To my untrained eye, he seemed to work quickly and efficiently. He carefully filled another ten vials before the large container was empty. He screwed little caps on each vial as they were filled and placed them in a tray. When the last one was finished, he turned to us.
“Sorry about that. We just got in a shipment of lavender oil, and we have customers all over town waiting for it. I have to get it bottled and labeled and on the shelf.”
“Thanks for taking time for us,” Sylvia said. “Aaron Cunningham, I’d like to introduce you to Danny Logan and his partner, Joaquin Kiahtel.”
We shook hands. “Good to meet you,” I said. “Sorry about the Wildcats Saturday night.”
“You follow the Cats?” he asked, smiling.
“Nah, actually I follow the Dawgs. I’m a Huskies fan. But I watched the game at home. Florida’s tough this year.”
He nodded. “Yeah, they’re monsters. But I’m proud of my boys. We kept it close.” They actually lost by ten—it wasn’t that close—but I nodded congenially.
“Aaron,” Sylvia said, “I talked to Abby over the phone earlier about Danny’s company—they’re doing some work for Mike and me, trying to figure out what’s going on with the tenant harassment that’s been going on around here. As part of that, they wanted to have a quick look at all the tenant spaces.”
Cunningham rolled his eyes. “Good luck with those guys. They nearly ran two of my customers away last week. I couldn’t believe it. They just stood there right in front of them, blocking the door. Wouldn’t let them pass. And they weren’t going to move, either. I ran over and pounded on the door from the inside, and they finally left, but who’s going to put up with that kind of crap? Fortunately for me, I guess, we’re the only supplement and essential oil dealer in the area, so our customers
do
put up with it, rather than have to drive to Bellevue or something. But it’s not right.”
“Well, hopefully we can sort it out,” I said. I looked around. “This is quite an operation you’ve got here.”
He smiled. “Kind of, I guess.” He turned around and looked at the space. “It’s turned into it, anyway. It’s fun, at least until I have to do all the paperwork. I’m a chemist, not a paper pusher. But I get over it, and it works well for us.” He slapped the table where he’d been working. “This is our bottling table where, as you can see, we take oil from wholesale-size bottles and put it into little bottles for retail.
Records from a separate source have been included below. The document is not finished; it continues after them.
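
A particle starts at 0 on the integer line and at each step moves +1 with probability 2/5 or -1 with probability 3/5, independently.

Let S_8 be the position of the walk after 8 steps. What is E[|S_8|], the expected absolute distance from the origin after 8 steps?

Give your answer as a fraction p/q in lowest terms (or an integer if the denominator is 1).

S_8 takes values m ≡ 0 (mod 2) with |m| ≤ 8; P(S_8=m) = C(8,(8+m)/2) · (2/5)^((8+m)/2) · (3/5)^((8-m)/2).
Distribution: P(S=-8)=6561/390625, P(S=-6)=34992/390625, P(S=-4)=81648/390625, P(S=-2)=108864/390625, P(S=0)=18144/78125, P(S=2)=48384/390625, P(S=4)=16128/390625, P(S=6)=3072/390625, P(S=8)=256/390625
E[|S_8|] = Σ_m |m|·P(S_8=m) = 197704/78125

Answer: 197704/78125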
Over there is our supplements table, where we basically do the same thing for dry supplements—mostly herbs and other natural supplements. This table right over here is our shipping and receiving department—we get quite a few sales from the Internet now, and they all get packed up right here. And that table over there is basically just for storing crap until it gets put away, mostly in the closets behind those four doors along the wall.” He looked around. “That’s about it. Not too much, really.”